We use the same proportions that we used for triclosan soap, with the same ratio of phenol, croton oil, and water. This formula remains stable over many hours, which means physicians do not have to stir the ingredients so frequently as before, and the efficacy does not depend on the speed between the physician stirring the formula to applying it on the patient. For example, if a physician took 15 seconds to apply a formula with triclosan soap, the phenol and croton oil would concentrate at the bottom of the applicator and would make the peel much stronger, the same disruption of the emulsion stability happens with at “any soap out there”, such as chlorhexidine soaps, or baby shampoos.

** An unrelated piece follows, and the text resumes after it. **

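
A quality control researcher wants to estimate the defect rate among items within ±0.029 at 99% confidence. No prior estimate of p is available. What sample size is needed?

Conservative approach: use p = 0.5 (maximizes p(1-p) = 0.25). n = z²(0.25)/E² = 2.576²×0.25/0.029² = 1972.6 → n = 1973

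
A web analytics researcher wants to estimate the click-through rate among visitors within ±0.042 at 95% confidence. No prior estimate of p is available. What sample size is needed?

Conservative approach: use p = 0.5 (maximizes p(1-p) = 0.25). n = z²(0.25)/E² = 1.96²×0.25/0.042² = 544.4 → n = 545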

Now, with the current sorbitan laurate cleanser, the formula is chemically stable, so the strength of the ingredients remains the same over many hours. The physician can apply at any speed and still achieve the same results. This was a very important achievement and the first results of our studies in pig models were published recently in the Journal of the American Academy of Dermatology and dermatologists and plastic surgeons already have gained much clinical experience with the current emulsion over the past two years, it is a new stable system and the physicians who were applying the unstable formula will start a new and safer learning curve.
I think we are starting to return to chemical peels in our specialty. Hopefully, we have more light and truth with research and data in the near future to motivate people to start using chemical peels for preventing cancer with field cancerization treatments, as well as other indications.